FIEO Raises Alarm, Calls for Immediate Relief
The Federation of Indian Export Organisations (FIEO) has expressed deep concern over the impact of the US tariffs. FIEO President S C Ralhan, in an interview with ETV Bharat, warned that 55% of India’s US-bound shipments—worth nearly $48 billion—are now at a pricing disadvantage of 30–35%, making them uncompetitive.
Ralhan urged for:
A one-year moratorium on loan repayments.
Collateral-free credit under expanded ECLGS-like schemes.
30% automatic enhancement in working capital credit limits.
Immediate intervention by the Reserve Bank of India (RBI) to support MSME liquidity.
“The situation demands swift and coordinated action between the government, banks, and exporters. Without strong policy responses, India’s export map could shift dramatically, with long-term consequences for livelihoods and economic resilience,” Ralhan said.
What Remains Untouched
Despite the sweeping tariffs, around 30% of India’s exports to the US—worth $27.6 billion—will remain duty-free. Key exempted sectors include:
Pharmaceuticals (medicines and APIs): Over $14 billion.
Electronics: Around $8.2 billion.
Refined Fuels: Approximately $3.3 billion.
Smaller categories like books, plastics, computing gear, ferroalloys, and even niche exports such as coral and cuttlebone.

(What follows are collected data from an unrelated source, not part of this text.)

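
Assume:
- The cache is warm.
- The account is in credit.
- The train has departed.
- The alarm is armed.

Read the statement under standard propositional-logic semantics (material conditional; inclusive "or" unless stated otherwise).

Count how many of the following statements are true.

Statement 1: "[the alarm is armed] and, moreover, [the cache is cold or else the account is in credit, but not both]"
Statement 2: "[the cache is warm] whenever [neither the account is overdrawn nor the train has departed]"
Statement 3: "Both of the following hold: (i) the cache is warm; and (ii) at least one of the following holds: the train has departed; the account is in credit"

Let M = "the alarm is armed" (True), V = "the cache is warm" (True), H = "the account is overdrawn" (False), D = "the train has departed" (True).

Statement 1: Parsed as M and (not V xor not H)

not V = not True = False
not H = not False = True
not V xor not H = False xor True = True
M and (not V xor not H) = True and True = True
Hence Statement 1 is true.

Statement 2: Formalization: (H nor D) -> V

H nor D = False nor True = False
(H nor D) -> V = False -> True = True
So Statement 2 is true.

Statement 3: This is V and (D or not H).

not H = not False = True
D or not H = True or True = True
V and (D or not H) = True and True = True
Thus Statement 3 is true.

True statements: 3 (Statement 1, Statement 2, Statement 3).

3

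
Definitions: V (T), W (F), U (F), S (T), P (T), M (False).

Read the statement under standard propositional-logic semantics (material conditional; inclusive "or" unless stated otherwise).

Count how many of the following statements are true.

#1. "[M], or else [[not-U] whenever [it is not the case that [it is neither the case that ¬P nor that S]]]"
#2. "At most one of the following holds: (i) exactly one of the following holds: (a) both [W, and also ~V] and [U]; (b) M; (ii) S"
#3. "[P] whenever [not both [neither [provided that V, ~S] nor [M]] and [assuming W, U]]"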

Outlook and Broader Impact
While India’s exports to the US are under pressure, the overall export outlook remains somewhat positive. India’s total exports of goods and services are projected to grow to $839.9 billion in FY2026, thanks largely to a 10% increase in services exports, expected to touch $421.9 billion.
However, GDP growth may slow from 6.5% to 5.6%, and MSME clusters—which are the backbone of India’s export economy—could face severe stress.
Conclusion
As the global trade environment shifts, India faces a critical juncture. The US tariff blow is significant, but not insurmountable. With coordinated policy interventions, diversification, and industry adaptation, India can navigate this disruption and reassert its place in the global export landscape. The actions taken now will determine not only the country’s resilience but also its long-term competitiveness on the world stage.